To make gribenes slowly cook poultry skins over low heat until the skins are golden brown and delicious. Gribenes are delicious when sprinkled on matzoh ball soup, cooked into scrambled eggs, or mixed into the stuffing for stuffed cabbage.
We’re all familiar with jams, jellies, and preserves. Grape, strawberry, cherry, beet… Yes, beet.
Eingemachts are preserves made from vegetables. Historically they were made from everything from cabbage to turnips to carrots. These preserves were a favorite amongst Yiddish speaking Jews in the shtetlekh of Germany and other countries in Eastern Europe. Fresh fruits were only available during summer and early fall for most of our collective history so during other times of the year other foods took their place. In today’s world we can get an type of fruit we want at any time of the year. This led to the near extinction of these vegetable preserves. Eingemachts are used just as you would use your favorite grape jelly. Pair them with anything from peanut butter on a sandwich to a sauce used to garnish roasted meats.
Makes about 1 quart
- 4 cups Sugar
- ¾ cup Water
- 1 ½ pounds Beets, shredded
- ½ pound Carrots, small dice
- 6 Tablespoons Vinegar
- 1 Tablespoon Ginger, grated
- Add the sugar and water to a large saucepot and heat over low, while constantly stirring, until the sugar dissolves.

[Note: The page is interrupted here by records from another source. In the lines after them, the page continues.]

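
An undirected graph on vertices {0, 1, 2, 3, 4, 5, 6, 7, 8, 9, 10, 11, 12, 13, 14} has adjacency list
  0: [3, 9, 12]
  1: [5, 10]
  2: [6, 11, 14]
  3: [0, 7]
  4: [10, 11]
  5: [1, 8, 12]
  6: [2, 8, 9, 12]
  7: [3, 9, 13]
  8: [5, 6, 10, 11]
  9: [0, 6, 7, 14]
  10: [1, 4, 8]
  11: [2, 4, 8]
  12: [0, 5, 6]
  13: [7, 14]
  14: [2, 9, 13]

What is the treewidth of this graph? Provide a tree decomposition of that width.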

- Raise the heat to medium and bring the sugar to a boil. Once the sugar boils add the beets and carrots. Reduce the heat to medium-low and simmer for 1 hour. Stir occasionally.
- Add the vinegar and simmer for an additional 15 minutes. Frequently stir to prevent the mixture from sticking.
- Add the ginger and cook for another 15 minutes or until the mixture reaches 220°F and the beets are translucent. Test the eingemacht by placing a small spoonful on a chilled plate. If it sets up, after a couple minutes, and only slightly moves when the plate is moved then it’s ready. If the eingemacht runs when added to the plate it needs to be cooked further. Test every few minutes until the mixture sets.
- When finished carefully ladle the hot eingemacht into glass jars. Allow to cool to room temperature and then cover and keep in the fridge. They will last 6-8 weeks in the fridge.
Gogel Mogel has roots that go back to at least the 17th century and most likely predates that by a hundred years or more. It’s unique in that it’s considered both a home remedy for a sore throat and a luxurious dessert. The most common contemporary food that Gogel Mogel can be compared to is eggnog but that’s in appearance only for they have very different histories and traditions behind them. Gogel Mogel was born under the empire that the Tzars built and was enjoyed from the Balkans to Poland to Ukraine. At its most simplistic it is raw egg yolks mixed with sugar. Popular variations eventually sprung up and include the addition of liquids such as warmed milk and schnapps and spices and flavorings ranging from chocolate and vanilla to cinnamon and clove.
- 2 Egg yolks
- 3 teaspoons Sugar
- Beat the yolks and sugar in a bowl until the sugar dissolves.
- Serve either chilled or at room temperature.
- Add flavorings such as cacao powder or cinnamon while beating the yolks. Add liquids such as schnapps and warmed milk right before serving and mix well.